How many people in NZ speak Chinese?Save
By Lincoln Tan
Chinese will be the third most common language spoken in New Zealand if the NZ Chinese Language Week Trust has its way of counting Chinese language speakers.
Trust co-chairman Raymond Huo said, besides Mandarin, it is wrong for Statistics New Zealand to consider different Chinese dialects as independent languages.
Mr Huo, a former Labour Party spokesman for statistics, said the ranking order of English, te reo Maori, Samoan and Hindi as the top four most spoken languages in New Zealand by Statistics NZ was "incorrect, misleading and deeply flawed".
"Treating Mandarin, Yue or other Chinese dialects as independent languages is deeply flawed," Mr Huo said.
"It is similar to making statistical inferences about the difference between Northern English, Oceania English and Indian English, or ... between pub talk and the King's English.
"As such, English may not be the most widely spoken language if each 'dialect' was treated as an independent language as in the case of Mandarin and Cantonese."
Census general manager Denise McGregor said the goal of the census was not to rank languages in order of popularity.
"But rather to build a picture of who speaks particular languages, whether they speak multiple languages, their ages, their birth places and much more."
The Census 2013 question asked: "In which language(s) could you have a conversation about a lot of everyday things -- English, Maori, Samoan, New Zealand Sign Language and other language(s), for example Gujarati, Cantonese, Greek?"
Mandarin is the official language of China and Taiwan and one of the four official languages of Singapore.
The Chinese written script is broadly the same, but a single character can be pronounced in over 1000 different ways across China, according to Mr Huo.

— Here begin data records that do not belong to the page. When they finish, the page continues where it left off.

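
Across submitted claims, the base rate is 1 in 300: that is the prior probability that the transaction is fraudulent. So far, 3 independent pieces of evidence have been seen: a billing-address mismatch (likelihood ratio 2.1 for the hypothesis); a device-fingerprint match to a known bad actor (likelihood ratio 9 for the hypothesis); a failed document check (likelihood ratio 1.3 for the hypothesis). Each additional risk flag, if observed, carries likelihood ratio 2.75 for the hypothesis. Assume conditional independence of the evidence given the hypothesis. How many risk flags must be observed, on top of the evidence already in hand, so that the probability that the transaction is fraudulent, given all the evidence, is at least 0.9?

Prior odds = (1/300)/(299/300) = 1/299.
Combined Bayes factor of the evidence already in hand = 2.1 × 9 × 1.3 = 24.57.
Odds after that evidence = (1/299) × 24.57 = 189/2300.
Target odds = 0.9/0.1 = 9.
Need 2.75ⁿ ≥ 9 ÷ (189/2300) = 2300/21.
2.75⁴ = 57.19140625 falls short of 2300/21 but 2.75⁵ = 161051/1024 reaches it, so n = 5.

5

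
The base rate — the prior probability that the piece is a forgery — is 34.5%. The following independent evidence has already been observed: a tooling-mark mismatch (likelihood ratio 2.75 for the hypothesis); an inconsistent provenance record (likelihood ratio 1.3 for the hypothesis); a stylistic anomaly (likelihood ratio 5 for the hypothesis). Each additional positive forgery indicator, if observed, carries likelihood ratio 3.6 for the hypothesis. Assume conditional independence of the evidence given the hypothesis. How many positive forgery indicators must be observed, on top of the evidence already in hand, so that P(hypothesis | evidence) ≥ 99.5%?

Prior odds = 0.345/0.655 = 69/131.
Combined Bayes factor of the evidence already in hand = 2.75 × 1.3 × 5 = 17.875.
Odds after that evidence = (69/131) × 17.875 = 9867/1048.
Target odds = 0.995/0.005 = 199.
Need 3.6ⁿ ≥ 199 ÷ (9867/1048) = 208552/9867.
3.6² = 12.96 falls short of 208552/9867 but 3.6³ = 46.656 reaches it, so n = 3.

3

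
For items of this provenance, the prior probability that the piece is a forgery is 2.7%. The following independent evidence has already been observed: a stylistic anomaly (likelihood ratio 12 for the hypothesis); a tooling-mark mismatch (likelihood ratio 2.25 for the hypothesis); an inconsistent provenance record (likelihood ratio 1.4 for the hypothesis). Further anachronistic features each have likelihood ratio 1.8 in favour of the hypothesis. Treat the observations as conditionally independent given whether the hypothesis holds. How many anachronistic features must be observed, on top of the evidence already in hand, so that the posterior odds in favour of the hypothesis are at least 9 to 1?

4

Prior odds = 0.027/0.973 = 27/973.
Combined Bayes factor of the evidence already in hand = 12 × 2.25 × 1.4 = 37.8.
Odds after that evidence = (27/973) × 37.8 = 729/695.
Target odds = 9.
Need 1.8ⁿ ≥ 9 ÷ (729/695) = 695/81.
1.8³ = 5.832 falls short of 695/81 but 1.8⁴ = 10.4976 reaches it, so n = 4.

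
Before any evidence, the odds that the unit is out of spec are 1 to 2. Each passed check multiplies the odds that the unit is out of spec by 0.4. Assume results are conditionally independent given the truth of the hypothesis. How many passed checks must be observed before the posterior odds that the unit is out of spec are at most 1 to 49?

4

Prior odds = 0.5.
Likelihood ratio per passed check = 0.4.
Target odds = 1/49.
Require 0.4ⁿ ≤ 1/49 ÷ 0.5 = 2/49.
0.4³ = 0.064 is still above 2/49 but 0.4⁴ = 0.0256 is at or below it, so n = 4.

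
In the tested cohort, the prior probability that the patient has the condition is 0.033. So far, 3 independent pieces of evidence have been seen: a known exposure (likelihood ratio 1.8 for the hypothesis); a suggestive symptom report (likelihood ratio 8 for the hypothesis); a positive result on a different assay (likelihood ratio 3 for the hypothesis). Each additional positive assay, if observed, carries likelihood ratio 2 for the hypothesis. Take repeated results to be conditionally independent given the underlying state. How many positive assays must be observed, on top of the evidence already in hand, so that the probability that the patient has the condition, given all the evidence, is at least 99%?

7

Prior odds = 0.033/0.967 = 33/967.
Combined Bayes factor of the evidence already in hand = 1.8 × 8 × 3 = 43.2.
Odds after that evidence = (33/967) × 43.2 = 7128/4835.
Target odds = 0.99/0.01 = 99.
Need 2ⁿ ≥ 99 ÷ (7128/4835) = 4835/72.
2⁶ = 64 falls short of 4835/72 but 2⁷ = 128 reaches it, so n = 7.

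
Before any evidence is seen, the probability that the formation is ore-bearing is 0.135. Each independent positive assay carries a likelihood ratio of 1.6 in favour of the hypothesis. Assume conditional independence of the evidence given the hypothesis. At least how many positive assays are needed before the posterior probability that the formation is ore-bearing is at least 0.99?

Prior odds = 0.135/0.865 = 27/173.
Likelihood ratio per positive assay = 1.6.
Target posterior odds = 0.99/0.01 = 99.
Need (27/173) × 1.6ⁿ ≥ 99, i.e. 1.6ⁿ ≥ 1903/3.
1.6¹³ ≈450.36 falls short of 1903/3 but 1.6¹⁴ ≈720.576 reaches it, so n = 14.

14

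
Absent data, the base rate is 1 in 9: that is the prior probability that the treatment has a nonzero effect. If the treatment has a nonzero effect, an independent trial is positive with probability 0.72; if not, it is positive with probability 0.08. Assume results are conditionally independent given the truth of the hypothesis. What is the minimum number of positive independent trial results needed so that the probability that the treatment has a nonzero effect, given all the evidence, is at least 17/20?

Prior odds: (1/9) ÷ (8/9) = 0.125.
Likelihood ratio of a positive = 0.72/0.08 = 9.
Target posterior odds = 0.85/0.15 = 17/3.
Need 0.125 × 9ⁿ ≥ 17/3, i.e. 9ⁿ ≥ 136/3.
9¹ = 9 falls short of 136/3 but 9² = 81 reaches it, so n = 2.

2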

Mrs McGregor said having a similar writing system did not necessarily mean they were the same language.
"Just as we would not call Korean or Japanese 'Chinese' just because they are written in that script," she said.
Mrs McGregor said it was important to have a system of classification that enabled languages to be either grouped or looked at individually.
"It's incredibly useful to know that in a school zone, or at a specific library, or on a particular bus route there will be people who speak specifically Mandarin or Chinese," she said.
"Just knowing they speak 'Chinese' isn't likely to be as useful in targeting services."
In the last Census, 52,263 people spoke Northern Chinese which includes Mandarin, 44,625 spoke Yue that includes Cantonese and 42,750 spoke a "Sinitic" language.